Use bibliografia da OIM – há muita informação sobre o tráfico de seres humanos providenciada pela Organização Internacional das Migrações. Podes usar essa informação e histórias para dar aos ouvintes mais detalhes sobre o tráfico de seres humano, como pode ser evitado e quais os sinais de tráfico.

O Projecto
O projecto desenvolve um seriado de rádio drama de 13 episódios abordando assuntos relacionados com o tráfico de seres humanos para o público moçambicano. Cada episódio dura vinte minutos, sendo a produção de alto padrão de radiodifusão. Através de drama e enredos envolventes, os episódios criarão a sensibilização sobre o tráfico de seres humanos e aspectos a ele relacionados, bem como abordar conhecimentos específicos e habilidades como reconhecer ofertas suspeitas, e que recursos são disponíveis para providenciar a assistência. O principal enredo focaliza-se no trafico de seres humanos e mais outros assuntos relacionados, identificados em colaboração com a OIM, serão incluídos. Para interagir com os participantes e encorajar a discussão pós transmissão, fichas informativas e de factos especificas serão produzidas.

Porquê este projecto?

Em 2003, o relatório da OIM “Sedução, Venda e Escravatura: Tráfico em Mulheres e Crianças para a Exploração Sexual na África Austral” identificou o Lesoto, Moçambique, Malawi, e um número de países com refugiados como fontes essenciais de origem de mulheres e crianças traficadas para a África do Sul. Com a sua história de fluxo migratório para o sul, instabilidade, fronteiras POROSAS, instituições e estruturas fracas, a África Austral é um terreno fértil para a migração irregular, alberga uma variedade de actividades de contrabando de imigrantes e trafico de seres humanos. As mulheres jovens e crianças da região são especialmente vulneráveis às tácticas de recrutamento dos traficantes de seres humanos, porque o descontentamento público e privações económicas deixa-os com poucas oportunidades nas suas terras, tornando a migração para a África do Sul, o país mais próspero da região, numa atracção credível. Sem domínio de língua, rede social de suporte, de leis e alfândegas compreensíveis, a pessoa traficada sente-se isolada e desorientada, este sentimento de desorientação que os torna particularmente vulneráveis à exploração. A OIM reconheceu que há a necessidade de elevar a sensibilização sobre o trafico de seres humanos e aspectos que aumentam a vulnerabilidade das mulheres imigrantes ao abuso sexual e encoraja as pessoas a tomarem acção.

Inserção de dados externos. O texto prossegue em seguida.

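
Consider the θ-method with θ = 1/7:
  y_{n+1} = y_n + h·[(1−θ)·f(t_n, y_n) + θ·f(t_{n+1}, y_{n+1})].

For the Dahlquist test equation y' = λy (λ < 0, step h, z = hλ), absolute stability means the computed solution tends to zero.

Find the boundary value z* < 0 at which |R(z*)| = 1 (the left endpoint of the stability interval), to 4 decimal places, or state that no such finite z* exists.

z* = -2.8000.

With y'=λy (z=hλ):
  y_{n+1} = y_n + z·[6/7·y_n + 1/7·y_{n+1}] ⇒ (1 − 1/7z)y_{n+1} = (1 + 6/7z)y_n
  Hence R(z) = (1 + 6/7z)/(1 − 1/7z).

Solve |R(x)|<1 on ℝ⁻.
x=-1.46: |R|=0.2080
R=−1: 1+6/7x = −1+1/7x ⇒ -5/7x=2 ⇒ x=2/(-5/7)=-2.8000
Confirm numerically:
  x=-2.617: |R|=0.90486 <1
  x=-2.578: |R|=0.88411 <1
  x=-1.855: |R|=0.46640 <1
  x=-1.350: |R|=0.13174 <1
  x=-3.321: |R|=1.25240 >1
  x=-3.289: |R|=1.23763 >1
So |R|<1 on (-2.8000, 0).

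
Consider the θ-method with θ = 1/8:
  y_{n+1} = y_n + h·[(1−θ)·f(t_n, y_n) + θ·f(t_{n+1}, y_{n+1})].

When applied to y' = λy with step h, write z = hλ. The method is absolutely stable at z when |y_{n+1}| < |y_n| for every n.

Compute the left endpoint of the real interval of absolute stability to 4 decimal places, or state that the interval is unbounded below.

left endpoint -2.6667.

On y'=λy, z=hλ:
  y_{n+1} = y_n + z·[7/8·y_n + 1/8·y_{n+1}] ⇒ (1 − 1/8z)y_{n+1} = (1 + 7/8z)y_n
  R(z) = (1 + 7/8z)/(1 − 1/8z).

Boundary: |R(x)|=1, x<0.
x=-0.74: |R|=0.3227
R=−1: 1+7/8x = −1+1/8x ⇒ -3/4x=2 ⇒ x=2/(-3/4)=-2.6667
Confirm numerically:
  x=-2.170: |R|=0.70698 <1
  x=-1.362: |R|=0.16385 <1
  x=-1.190: |R|=0.03591 <1
  x=-1.141: |R|=0.00142 <1
  x=-3.121: |R|=1.24512 >1
  x=-2.737: |R|=1.03930 >1
Interval (-2.6667, 0).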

Sobre grupo de Hopangalatana

Hopangalatana Hôpangalatana Um grupo de teatro foi fundando em 1989 pelo grande actor Victor Viera Raposo e o professor de Música Orlando da Conceição. Em 1999, nasceu a companhia cultural Hôpangalatana como grupos de dança e música, fundados pelo actor e actual líder da companhia, Carlos Alberto Chirindza. Carlos, o director actual da companhia é também monitor, já formou vários grupos de teatro comunitários e dirigiu vários workshops. Durante os últimos 3 anos, participou em workshops em Botswana, Áustria, Inhambane, Gaza, Maputo, Portugal e Dinamarca.

O grupo é grande: são mais de 30 actores que participam nas áreas culturais em diferentes maneiras. São todos actores profissionais, mais alguns deles tem outras profissões também: Anastácia e uma professora, Dias e Bebe são Coreógrafos, Félix vende mercadoria, e Carlos também trabalha como Coordenador para PSI.

O Grupo tem muitas experiencias, uma das mais recentes e de fazer Teatro Fórum, explicado nos próximos parágrafos por um comunicado do Hopangalatana: “Na nossa curta obra, os actores apresentam imagens negativas da realidade, onde alguém é completamente oprimido. Sendo da responsabilidade do público da mudança negativa para a mudança positiva

“Não há nada de certo ou errado, a solução depende da criatividade e o desejo do público. Se a audiência não pede mudar o problema, não haverá nenhuma mudança no palco. Quando o público tem uma ideia, ele/ela tem possibilidade de substituir a personagem oprimida, para dialogar com o opressor “Isto pode ser feito pelo especta-actor, substituindo o actor que faz o papel de oprimido, para actuar no palco como actor, ou dizendo apenas o que o actor oprimido deve fazer.”